La théorie Arminienne, qui veut tout expliquer par la perte de notre immortalité terrestre, suppose qu’en devenant esclave de la mort, l’homme l’est par cela même devenu d’une multitude de craintes, de sollicitudes, de besoins, qui l’asservissent au péché et au monde. — Mais cette hypothèse n’est pas plus admissible que la précédente. 1° Elle ne rend pas compte, non plus, du penchant au mal qui est certainement bien autre chose que la crainte de la mort. 2° Son principe, relativement à l’influence morale du sentiment de notre fragilité est en désaccord avec l’expérience et avec l’Ecriture, qui nous enseignent l’une et l’autre que ce sentiment est au contraire un de ceux qui nous amènent et nous attachent le plus à la religion. 3° Elle exigerait le renversement des idées et des expressions de saint Paul Romains 5.12 ; au lieu de la sentence : et par le péché la mort, il faudrait : et par la mort le péché ; les hommes ne mourraient pas parce qu’ils sont pécheurs, mais ils seraient pécheurs parce qu’ils sont mortels.

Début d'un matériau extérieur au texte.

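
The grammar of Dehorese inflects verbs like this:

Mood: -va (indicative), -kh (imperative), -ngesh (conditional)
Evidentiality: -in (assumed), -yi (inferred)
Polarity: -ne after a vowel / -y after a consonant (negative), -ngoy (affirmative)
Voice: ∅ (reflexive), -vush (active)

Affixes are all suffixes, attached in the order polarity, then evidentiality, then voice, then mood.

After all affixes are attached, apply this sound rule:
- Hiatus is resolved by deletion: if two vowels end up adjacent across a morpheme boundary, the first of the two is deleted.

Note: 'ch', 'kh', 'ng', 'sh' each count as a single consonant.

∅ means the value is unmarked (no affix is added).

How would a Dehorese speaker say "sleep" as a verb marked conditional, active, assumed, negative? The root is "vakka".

vakkaninvushngesh

Attach polarity negative -ne (after vowel 'a') → vakkane.
Attach evidentiality assumed -in → vakkanein.
Attach voice active -vush → vakkaneinvush.
Attach mood conditional -ngesh → vakkaneinvushngesh.
Apply vowel deletion: vakkaneinvushngesh → vakkaninvushngesh.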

Du reste, cette théorie s’est si peu accréditée qu’elle compte à peine dans l’histoire de la dogmatique.
La théorie qui a dominé dans les églises protestantes et passé jusque dans leurs symboles (Conf. de foi Ecossaise, etc.) est la théorie Augustinienne de l’imputation, suivant laquelle Dieu, considérant tous les hommes comme ayant participé au péché d’Adam, leur en fait légitimement porter toutes les conséquences. On a essayé de la justifier : — a) En représentant Adam comme formant avec sa postérité une seule personne morale, selon le mot de saint Augustin : « ille unus fuimus omnes » ; système de l’unité physique qu’on appuie sur Hébreux 7.9-10, en laissant de côté le « pour ainsi dire » (ως επως ειπειν) de l’Apôtre. Cette vieille théorie touche d’assez près aux systèmes modernes qui voient dans l’humanité une sorte d’être collectif où tout est solidaire de tout, et à ceux qui supposent que l’humanité était une substantiellement à l’origine, et qu’elle ne s’est brisée en individus que pour faciliter l’œuvre de la rédemption. Certaines écoles et certaines sectes ont imaginé que toutes les âmes qui devaient former la race humaine assistèrent à la tentation et participèrent à la chute par leur consentement. C’est quelque chose d’assez semblable à la théorie de l’unité primitive de l’humanité ; ce n’est pas plus hypothétique et c’est plus intelligible ; — b) En représentant Adam, chef de la race humaine, comme ayant reçu pour ses descendants autant que pour lui l’alliance divine (de même qu’Israël Deutéronome 29.10-15), de sorte que ses descendants ont dû participer aux effets de sa chute comme ils auraient participé aux fruits de sa fidélité (unité morale, système fédéral qu’on appuyait sur bien des analogies et sur ce principe que la condition des enfants suit celle des pères, principe consacré sous le régime féodal (princes, nobles, serfs) ; — c) En représentant Dieu comme ayant prévu que si les autres hommes eussent été placés dans la même position qu’Adam, ils auraient péché aussi bien que lui (science moyenne, prescience des futurs contingents) ; — d) En recourant à la volonté souveraine ou arbitraire de Dieu qui seule constitue le bien et le mal (réformés rigides, qui coupaient ainsi le nœud, au lieu de chercher péniblement et vainement à le délier).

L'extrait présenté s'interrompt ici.